Энзель и Крете переглянулись. В рекламных проспектах Бауминг всегда рекламировался как место, свободное от опасностей. Именно поэтому их родители из года в год проводили здесь свой отпуск.

— Ну, нам удалось в значительной степени затушевать эти вещи… э-э, скрыть, чтобы избежать всеобщей паники. Хм-м…

Медведь несколько раз откашлялся. — Чтобы разобраться в произошедшем, мы основали Таинственное Лесничество. У Пожарных Стражей, конечно, внушительное воздействие на туристов и небольшие пожары, но для профессиональных злодеев их недостаточно. Ведь их слышно за много километров с их Пожарной Песней, это все равно, что повесить им на шею колокольчики. Нужна была ударная группа тайно действующих Цветных Медведей, которые оперировали бы в тени леса. Таинственные Лесничие. Медведи между листьями. Нас не видят, нас не слышат, нас не знают — но мы всегда рядом.

Два других медведя прыгнули в кусты, чтобы продемонстрировать свое искусство маскировки. Они растворились среди листьев до полной невидимости. Затем они снова появились и самоуверенно заворчали. Энзель был впечатлен. Это граничило с волшебством.

— Принимаются только цветные медведи зеленого окраса, имеющие лицензию лучника, не состоящие в браке и умеющие хорошо прятаться.

Энзель впервые в жизни пожелал быть зеленым.

— Мы уже некоторое время следили за Лиственным Волком. Но я не думаю, что мы так быстро вышли бы на его след, если бы вы не выманили его из укрытия.

Крете и Энзель распирало от гордости.

— Ну, хорошо. Чтобы предотвратить дальнейшие беды в лесу, абсолютно необходимо, чтобы Таинственное Лесничество могло продолжать свою тайную деятельность. И поэтому я должен сейчас попросить вас о вашей тайной помощи.

Энзель считал своим чертовым долгом оказать Таинственному Лесничему любую поддержку. Он и Крете серьезно и понимающе кивнули.

— Что я, собственно, хочу сказать, дети: вы меня и моих коллег никогда не видели. Я не спасал вас от Лиственного Волка. Вы ничего не знаете о Таинственных Лесничих. Мы никогда не встречались. Нет никаких медведей между листьями. Ясно?

Энзель и Крете подняли руки для клятвы. Энзель на мгновение задумался, не рассказать ли что-нибудь о сокровищах. Он решил приберечь это для встречи с родителями. Или для мэра.

— Хорошо, — сказал Таинственный Лесничий. — Мы вернем вас к вашим родителям.
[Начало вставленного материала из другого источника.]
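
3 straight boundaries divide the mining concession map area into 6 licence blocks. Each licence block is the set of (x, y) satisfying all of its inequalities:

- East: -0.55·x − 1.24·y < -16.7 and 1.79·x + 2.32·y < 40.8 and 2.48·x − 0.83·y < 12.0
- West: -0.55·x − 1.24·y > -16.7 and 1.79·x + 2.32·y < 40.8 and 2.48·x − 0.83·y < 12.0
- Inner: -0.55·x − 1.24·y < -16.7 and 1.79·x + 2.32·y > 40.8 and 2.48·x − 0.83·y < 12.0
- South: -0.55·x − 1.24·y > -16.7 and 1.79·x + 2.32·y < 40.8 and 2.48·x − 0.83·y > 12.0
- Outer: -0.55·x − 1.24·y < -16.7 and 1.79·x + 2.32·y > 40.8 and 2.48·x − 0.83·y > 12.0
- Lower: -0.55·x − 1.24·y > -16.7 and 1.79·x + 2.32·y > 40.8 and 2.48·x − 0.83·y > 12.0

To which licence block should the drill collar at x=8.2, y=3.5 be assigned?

-0.55·8.2 − 1.24·3.5 = -8.850, which is > -16.7
1.79·8.2 + 2.32·3.5 = 22.798, which is < 40.8
2.48·8.2 − 0.83·3.5 = 17.431, which is > 12.0
This sign pattern matches South.

South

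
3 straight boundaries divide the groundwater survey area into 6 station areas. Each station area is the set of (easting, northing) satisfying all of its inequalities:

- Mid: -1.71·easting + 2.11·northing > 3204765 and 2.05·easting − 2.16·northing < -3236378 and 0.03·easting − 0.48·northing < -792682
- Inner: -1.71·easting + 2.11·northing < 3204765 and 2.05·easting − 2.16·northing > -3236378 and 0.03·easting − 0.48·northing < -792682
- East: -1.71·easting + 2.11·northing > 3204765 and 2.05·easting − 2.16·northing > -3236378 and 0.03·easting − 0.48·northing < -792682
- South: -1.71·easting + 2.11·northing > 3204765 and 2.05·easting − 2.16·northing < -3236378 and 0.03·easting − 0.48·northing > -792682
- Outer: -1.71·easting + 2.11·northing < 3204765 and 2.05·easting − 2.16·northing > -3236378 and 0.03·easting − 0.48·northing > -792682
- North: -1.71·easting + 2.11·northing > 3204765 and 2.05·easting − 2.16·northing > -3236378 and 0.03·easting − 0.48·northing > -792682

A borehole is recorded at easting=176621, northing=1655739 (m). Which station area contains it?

-1.71·176621 + 2.11·1655739 = 3191587.380, which is < 3204765
2.05·176621 − 2.16·1655739 = -3214323.190, which is > -3236378
0.03·176621 − 0.48·1655739 = -789456.090, which is > -792682
This sign pattern matches Outer.

Outer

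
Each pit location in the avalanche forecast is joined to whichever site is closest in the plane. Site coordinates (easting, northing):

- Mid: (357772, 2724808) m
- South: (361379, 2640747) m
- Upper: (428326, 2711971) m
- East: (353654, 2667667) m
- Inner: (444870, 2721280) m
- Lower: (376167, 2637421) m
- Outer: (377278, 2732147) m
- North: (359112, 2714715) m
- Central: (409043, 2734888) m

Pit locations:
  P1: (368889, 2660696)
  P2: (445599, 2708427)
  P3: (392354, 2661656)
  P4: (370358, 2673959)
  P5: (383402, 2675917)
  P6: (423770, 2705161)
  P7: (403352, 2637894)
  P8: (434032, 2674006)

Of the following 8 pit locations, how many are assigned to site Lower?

P1 → East
P2 → Inner
P3 → Lower
P4 → East
P5 → East
P6 → Upper
P7 → Lower
P8 → Upper
2 of the 8 go to Lower.

2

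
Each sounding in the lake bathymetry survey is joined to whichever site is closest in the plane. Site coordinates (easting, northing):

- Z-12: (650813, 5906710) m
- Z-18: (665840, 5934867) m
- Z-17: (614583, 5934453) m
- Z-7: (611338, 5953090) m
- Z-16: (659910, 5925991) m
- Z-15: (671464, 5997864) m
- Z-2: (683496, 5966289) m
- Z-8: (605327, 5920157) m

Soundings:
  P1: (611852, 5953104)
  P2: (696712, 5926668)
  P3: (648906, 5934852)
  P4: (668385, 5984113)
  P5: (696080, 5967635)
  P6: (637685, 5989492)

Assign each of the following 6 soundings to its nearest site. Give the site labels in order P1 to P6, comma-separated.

Z-7, Z-18, Z-16, Z-15, Z-2, Z-15

P1 → Z-7 (d²=264392.00)
P2 → Z-18 (d²=1020303985.00)
P3 → Z-16 (d²=199605337.00)
P4 → Z-15 (d²=198570242.00)
P5 → Z-2 (d²=160168772.00)
P6 → Z-15 (d²=1211111225.00)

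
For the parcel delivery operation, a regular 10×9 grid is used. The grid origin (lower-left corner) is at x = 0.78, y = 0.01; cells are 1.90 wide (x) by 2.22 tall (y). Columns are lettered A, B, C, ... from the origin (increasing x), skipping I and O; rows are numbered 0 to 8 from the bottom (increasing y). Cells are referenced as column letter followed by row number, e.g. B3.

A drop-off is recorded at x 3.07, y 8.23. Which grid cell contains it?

B3

Column index: ⌊(3.07 − 0.78) / 1.90⌋ = ⌊1.205⌋ = 1 → column B
Row offset from origin: ⌊(8.23 − 0.01) / 2.22⌋ = ⌊3.703⌋ = 3 → row 3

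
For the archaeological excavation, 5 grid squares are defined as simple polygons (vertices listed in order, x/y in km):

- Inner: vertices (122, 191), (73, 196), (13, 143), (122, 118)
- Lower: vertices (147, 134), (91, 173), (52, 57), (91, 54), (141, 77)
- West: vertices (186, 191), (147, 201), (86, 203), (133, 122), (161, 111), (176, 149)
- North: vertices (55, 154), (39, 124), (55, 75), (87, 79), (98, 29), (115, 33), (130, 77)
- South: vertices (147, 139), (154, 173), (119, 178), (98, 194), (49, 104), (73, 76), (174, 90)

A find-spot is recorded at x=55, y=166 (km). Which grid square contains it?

Cast a ray rightward from (55, 166). For each polygon, the edges (by vertex number in listed order) whose endpoints lie on opposite sides of y = 166, where each meets that height, and whether that is right or left of the point:
Inner: 2–3 at x≈39.0 (left), 4–1 at x≈122.0 (right) → 1 crossing.
Lower: 1–2 at x≈101.1 (right), 2–3 at x≈88.6 (right) → 2 crossings.
West: 3–4 at x≈107.5 (right), 6–1 at x≈180.0 (right) → 2 crossings.
North: no edge straddles that height → 0 crossings.
South: 1–2 at x≈152.6 (right), 4–5 at x≈82.8 (right) → 2 crossings.
Only Inner has an odd count, so the point is inside Inner.

Inner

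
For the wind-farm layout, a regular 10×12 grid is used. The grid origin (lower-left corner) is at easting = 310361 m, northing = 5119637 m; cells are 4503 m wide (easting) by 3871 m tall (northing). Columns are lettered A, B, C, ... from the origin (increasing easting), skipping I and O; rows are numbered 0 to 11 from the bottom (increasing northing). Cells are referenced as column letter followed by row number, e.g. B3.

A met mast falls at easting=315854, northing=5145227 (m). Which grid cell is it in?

B6

Column index: ⌊(315854 − 310361) / 4503⌋ = ⌊1.220⌋ = 1 → column B
Row offset from origin: ⌊(5145227 − 5119637) / 3871⌋ = ⌊6.611⌋ = 6 → row 6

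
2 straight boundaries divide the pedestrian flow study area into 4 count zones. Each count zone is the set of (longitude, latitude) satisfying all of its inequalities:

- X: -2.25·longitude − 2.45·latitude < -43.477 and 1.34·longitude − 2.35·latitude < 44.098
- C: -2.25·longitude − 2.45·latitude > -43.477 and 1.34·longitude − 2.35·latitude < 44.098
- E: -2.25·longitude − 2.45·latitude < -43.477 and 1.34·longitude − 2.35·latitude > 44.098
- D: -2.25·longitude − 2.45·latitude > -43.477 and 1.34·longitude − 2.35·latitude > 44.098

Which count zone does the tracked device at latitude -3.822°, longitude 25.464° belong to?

-2.25·25.464 − 2.45·-3.822 = -47.930, which is < -43.477
1.34·25.464 − 2.35·-3.822 = 43.103, which is < 44.098
This sign pattern matches X.

X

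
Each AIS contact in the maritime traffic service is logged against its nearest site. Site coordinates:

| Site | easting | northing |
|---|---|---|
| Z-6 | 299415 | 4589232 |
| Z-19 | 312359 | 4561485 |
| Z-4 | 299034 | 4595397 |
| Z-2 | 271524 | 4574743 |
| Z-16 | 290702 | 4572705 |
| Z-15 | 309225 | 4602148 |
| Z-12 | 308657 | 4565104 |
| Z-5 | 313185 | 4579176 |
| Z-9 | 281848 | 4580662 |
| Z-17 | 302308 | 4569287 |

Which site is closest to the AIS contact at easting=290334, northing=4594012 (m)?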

Ага — становится все интереснее и интереснее! Значит, Таинственные Лесничие были чем-то вроде политической полиции Цветного Медвежьего Леса. Они постоянно находились в укрытии, маскировались листьями и ветками и стреляли в спину замонийцам. Как бы я ни приветствовал спасение Энзеля и Крете, я далек от одобрения существования тайной полиции в Цветном Медвежьем Лесу. Теперь нельзя и шагу ступить в лесу, не чувствуя себя под наблюдением! Это куст, или тайный полицейский? Это дерево или приспешник лесничества? Получу ли я стрелу между глаз, если случайно сойду с тропинки или сорву охраняемый цветок? Буду ли я арестован, если наступлю на медведя, замаскированного под лесную подстилку? И наконец: что это за типы, чье существование заключается в том, чтобы красться по лесу или притворяться муравейником? Вы бы доверили такому парню лук и стрелы и лицензию на убийство? И если то, что они делают, якобы настолько морально безупречно, почему они так боязливо стремятся скрыть это завесой секретности?